I have to proof to a customer that their SharePoint infrastructure supports their user base and workload. So the logical solution is to Visual Studio Team System (VSTS) to build web tests and load tests and simulate the load and see how the farm reacts.
There is one problem: the sites are based on SAML (PingFederate is used as the IdP).
SAML based sites are a lot different from sites using Windows Integration Authentication methods such as NTLM and Kerberos when users log in. The user will be redirected from SharePoint to SAML IdP, be presented a web form to fill out their username and password, be authenticated, and then be redirected back with a SAML token to SharePoint to be validated and then start browsing SharePoint content.
These work fine under normal user scenarios, the question is how do we turn it into web tests and load test to simulate large amount of users and requests coming to the sites and see how SharePoint farm would perform.
After playing with VSTS and Fiddler and a little research, I found this very useful article online: http://blogs.southworks.net/sdurandeu/2013/01/03/load-testing-adfs-federated-sharepoint-applications/. It is written for ADFS but the idea stays the same. I modified the test cases and made them work for PING based SharePoint sites.
To test SAML sites, you need to create a web test to log in a user with SAML IdP first, then run subsequential web tests such as open a page, navigate the sites, search for something, and so on.
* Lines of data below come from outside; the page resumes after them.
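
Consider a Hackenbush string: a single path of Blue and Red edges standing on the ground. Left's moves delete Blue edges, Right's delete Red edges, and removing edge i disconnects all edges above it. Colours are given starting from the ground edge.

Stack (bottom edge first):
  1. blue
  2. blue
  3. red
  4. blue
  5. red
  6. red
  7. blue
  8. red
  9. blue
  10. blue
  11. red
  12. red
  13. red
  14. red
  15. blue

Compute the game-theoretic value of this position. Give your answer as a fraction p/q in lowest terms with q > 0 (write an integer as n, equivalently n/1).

edge 1 of 15 (blue): { 0 | ∅ } -> 1
edge 2 of 15 (blue): { 0; 1 | ∅ } -> 2
edge 3 of 15 (red): { 0; 1 | 2 } -> 3/2
edge 4 of 15 (blue): { 0; 1; 3/2 | 2 } -> 7/4
edge 5 of 15 (red): { 0; 1; 3/2 | 7/4; 2 } -> 13/8
edge 6 of 15 (red): { 0; 1; 3/2 | 13/8; 7/4; 2 } -> 25/16
edge 7 of 15 (blue): { 0; 1; 3/2; 25/16 | 13/8; 7/4; 2 } -> 51/32
edge 8 of 15 (red): { 0; 1; 3/2; 25/16 | 51/32; 13/8; 7/4; 2 } -> 101/64
edge 9 of 15 (blue): { 0; 1; 3/2; 25/16; 101/64 | 51/32; 13/8; 7/4; 2 } -> 203/128
edge 10 of 15 (blue): { 0; 1; 3/2; 25/16; 101/64; 203/128 | 51/32; 13/8; 7/4; 2 } -> 407/256
edge 11 of 15 (red): { 0; 1; 3/2; 25/16; 101/64; 203/128 | 407/256; 51/32; 13/8; 7/4; 2 } -> 813/512
edge 12 of 15 (red): { 0; 1; 3/2; 25/16; 101/64; 203/128 | 813/512; 407/256; 51/32; 13/8; 7/4; 2 } -> 1625/1024
edge 13 of 15 (red): { 0; 1; 3/2; 25/16; 101/64; 203/128 | 1625/1024; 813/512; 407/256; 51/32; 13/8; 7/4; 2 } -> 3249/2048
edge 14 of 15 (red): { 0; 1; 3/2; 25/16; 101/64; 203/128 | 3249/2048; 1625/1024; 813/512; 407/256; 51/32; 13/8; 7/4; 2 } -> 6497/4096
edge 15 of 15 (blue): { 0; 1; 3/2; 25/16; 101/64; 203/128; 6497/4096 | 3249/2048; 1625/1024; 813/512; 407/256; 51/32; 13/8; 7/4; 2 } -> 12995/8192

12995/8192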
For the user log on web test, there are only two steps you have to take:
- Request the SAML IdP's log in page with the correct query strings and form data, to get the SAML token back
- Come to SharePoint’s “/_trust/” to validate the token and get the FedAuth token
After getting the FedAuth token, you can start the real SharePoint performance and load tests.
All the above steps should be manually created in the VSTS and use a few variables to carry around some key factors, like the SAML token.
Below is the screenshot of the web test, you don’t have to write any code:
In above web test the SAML token is carried around in a variable called "wresult", I also used a CSV file to store all test users’ credentials.
The information you have to modify according to your own environment is highlighted. Your environment may have different values for those “w*” variables, the best way to find this out is to use Fiddler to monitor a full SAML log on session, you will see the values in Fiddler’s WebForms window.
After you get the user log on web test, you can add other recorded SharePoint web test scenarios to your load test, just make sure you configure the user log on web test as the initial test to execute before other tests for each virtual user in your load test’s Test Mix.
One more thing to keep in mind: when you run load tests against your SAML based SharePoint sites, you will put a lot of pressure on your IdP (PING in my case) as well. Just make sure that you check with the team manages the IdP before you run your load tests, you don’t want to interfere with other users and systems that your IdP is supporting.